Herne - Deutschlands zweitkleinste Großstadt (Foto: dpa, cas lof)
Herne

Geht es alleine um die Stadtfläche, dann ist Herne (noch vor Offenbach am Main) die zweitkleinste Großstadt Deutschlands. Um einiges kleiner wäre die frühere Bergbaustadt allerdings, wäre sie im Zuge einer Gebietsreform 1975 nicht unter anderem durch den Zusammenschluss mit der ehemaligen Großstadt Wanne-Eickel schlagartig vergrößert worden – eine Zwangsverheiratung, an die vor allem viele Wanne-Eickler bis heute nicht gerne zurückdenken.

Doch davon abgesehen: Klein fühlen muss sich Herne nicht. Eindrucksvolles Beispiel hierfür ist die Cranger Kirmes, ein Volksfest im Herner Stadtteil Crange.

Hinsichtlich der absoluten Besucherzahl gehört sie neben dem Münchener Oktoberfest, der Größten Kirmes am Rhein in Düsseldorf oder der Cannstatter Wasen in Stuttgart mit rund vier Millionen Besuchern pro Jahr zu den größten Volksfesten Deutschlands. Die Cranger Kirmes beginnt alljährlich am ersten Freitag im August.

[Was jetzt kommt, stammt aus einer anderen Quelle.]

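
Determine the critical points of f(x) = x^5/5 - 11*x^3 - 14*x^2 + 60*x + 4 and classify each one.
f'(x) = x^4 - 33*x^2 - 28*x + 60

Solve f'(x) = 0:
  Factor: x^4 - 33*x^2 - 28*x + 60 = (x - 6)*(x - 1)*(x + 2)*(x + 5) = 0.
  ⇒ x = -5, -2, 1, 6

f''(x) = 4*x^3 - 66*x - 28
Second-derivative test at each critical point:
  f''(-5) = -198 < 0 → local maximum
  f''(-2) = 72 > 0 → local minimum
  f''(1) = -90 < 0 → local maximum
  f''(6) = 440 > 0 → local minimum

Critical points: x = -5 (local maximum); x = -2 (local minimum); x = 1 (local maximum); x = 6 (local minimum)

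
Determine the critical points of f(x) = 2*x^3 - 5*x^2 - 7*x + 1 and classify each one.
f'(x) = 6*x^2 - 10*x - 7

Solve f'(x) = 0:
  6*x^2 - 10*x - 7 = 0 has no rational roots; quadratic formula: x = (10 ± √268)/12.
  ⇒ x = 5/6 - sqrt(67)/6 ≈ -0.5309, 5/6 + sqrt(67)/6 ≈ 2.1976

f''(x) = 12*x - 10
Second-derivative test at each critical point:
  f''(-0.5309) = -16.3707 < 0 → local maximum
  f''(2.1976) = 16.3707 > 0 → local minimum

Critical points: x = 5/6 - sqrt(67)/6 ≈ -0.5309 (local maximum); x = 5/6 + sqrt(67)/6 ≈ 2.1976 (local minimum)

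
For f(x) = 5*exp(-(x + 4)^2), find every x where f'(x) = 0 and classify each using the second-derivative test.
f'(x) = 10*(-x - 4)*exp(-(x + 4)^2)

Solve f'(x) = 0:
  f'(x) = (-10*x - 40)·exp(-(x + 4)^2) and exp(-(x + 4)^2) > 0 for every x, so f'(x) = 0 ⇔ -10*x - 40 = 0.
  Factor: -10*x - 40 = -10*(x + 4) = 0.
  ⇒ x = -4

f''(x) = 10*(2*(x + 4)^2 - 1)*exp(-(x + 4)^2)
Second-derivative test at each critical point:
  f''(-4) = -10 < 0 → local maximum

Critical points: x = -4 (local maximum)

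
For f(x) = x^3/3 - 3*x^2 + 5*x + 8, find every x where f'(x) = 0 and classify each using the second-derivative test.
f'(x) = x^2 - 6*x + 5

Solve f'(x) = 0:
  Factor: x^2 - 6*x + 5 = (x - 5)*(x - 1) = 0.
  ⇒ x = 1, 5

f''(x) = 2*x - 6
Second-derivative test at each critical point:
  f''(1) = -4 < 0 → local maximum
  f''(5) = 4 > 0 → local minimum

Critical points: x = 1 (local maximum); x = 5 (local minimum)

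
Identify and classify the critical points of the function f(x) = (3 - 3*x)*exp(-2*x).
f'(x) = 3*(2*x - 3)*exp(-2*x)

Solve f'(x) = 0:
  f'(x) = (6*x - 9)·exp(-2*x) and exp(-2*x) > 0 for every x, so f'(x) = 0 ⇔ 6*x - 9 = 0.
  Factor: 6*x - 9 = 3*(2*x - 3) = 0.
  ⇒ x = 3/2

f''(x) = 12*(2 - x)*exp(-2*x)
Second-derivative test at each critical point:
  f''(3/2) = 0.2987 > 0 → local minimum

Critical points: x = 3/2 (local minimum)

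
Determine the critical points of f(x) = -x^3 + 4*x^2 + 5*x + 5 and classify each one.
f'(x) = -3*x^2 + 8*x + 5

Solve f'(x) = 0:
  3*x^2 - 8*x - 5 = 0 has no rational roots; quadratic formula: x = (8 ± √124)/6.
  ⇒ x = 4/3 - sqrt(31)/3 ≈ -0.5226, 4/3 + sqrt(31)/3 ≈ 3.1893

f''(x) = 8 - 6*x
Second-derivative test at each critical point:
  f''(-0.5226) = 11.1355 > 0 → local minimum
  f''(3.1893) = -11.1355 < 0 → local maximum

Critical points: x = 4/3 - sqrt(31)/3 ≈ -0.5226 (local minimum); x = 4/3 + sqrt(31)/3 ≈ 3.1893 (local maximum)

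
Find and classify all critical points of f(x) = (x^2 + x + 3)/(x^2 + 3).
f'(x) = (3 - x^2)/(x^4 + 6*x^2 + 9)

Solve f'(x) = 0:
  f'(x) = -(x^2 - 3)/(x^2 + 3)^2; the denominator is positive wherever f is defined, so f'(x) = 0 ⇔ 3 - x^2 = 0.
  x^2 - 3 = 0 has no rational roots; quadratic formula: x = (0 ± √12)/2.
  ⇒ x = -sqrt(3) ≈ -1.7321, sqrt(3) ≈ 1.7321

f''(x) = 2*x*(x^2 - 9)/(x^6 + 9*x^4 + 27*x^2 + 27)
Second-derivative test at each critical point:
  f''(-1.7321) = 0.0962 > 0 → local minimum
  f''(1.7321) = -0.0962 < 0 → local maximum

Critical points: x = -sqrt(3) ≈ -1.7321 (local minimum); x = sqrt(3) ≈ 1.7321 (local maximum)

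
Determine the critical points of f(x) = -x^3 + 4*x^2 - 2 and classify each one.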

Herne wurde geprägt vom Bergbau

An die rustikalen Bergbauzeiten Hernes erinnern heute viele nach wie vor erhaltene Bauwerke und Siedlungen. So auch die Teutoburgia-Siedlung, mit der ehemaligen Zeche Teutoburgia. Die einstige Arbeitskolonie steht heute unter Denkmalschutz und wurde aufwendig und originalgetreu restauriert.

Ebenfalls originär für die Steinkohleförderung gedacht war die Zeche Unser Fritz. Heute allerdings dient das 1928 stillgelegte Bergwerk als künstlerisches Ausstellungs- und Veranstaltungszentrum sowie als Arbeitsstätte mehrerer Kunstschaffender.

Bereits ursprünglich der Kultur verschrieben ist das Emschertal Museum der Stadt Herne. Es ist auf drei Standorte verteilt und zählt zu den größten Regionalmuseen des Ruhrgebiets. Die Sammlung des Museums setzt sich thematisch aus den Bereichen Heimatkunde, Naturgeschichte und Kunst zusammen.

LWL-Museum für Archäologie

Das LWL-Museum für Archäologie wiederum konzentriert sich ganz und gar auf die Geschichte des Menschen und empfängt seine Besucher in seinen größtenteils unterirdisch gelegenen Ausstellungsräumen. Im Jahre 2004 wurde mit dem Mondpalast von Wanne-Eickel das erste Volkstheater des Ruhrgebiets eröffnet.

In sportlicher Hinsicht haben sich vor allem die Basketball-Damen, die Bogenschützen und die Ruderer von Herne einen Namen gemacht.

Während der Bogensportverein Sherwood BSC Herne und der Ruderverein Emscher zahlreich sowohl nationale als auch internationale Erfolge feiern konnte, halten sich die Basketballerinnen des Herner TC bereits seit der Saison 2007/2008, mit einem Jahr Unterbrechung, in der ersten Damen-Bundesliga.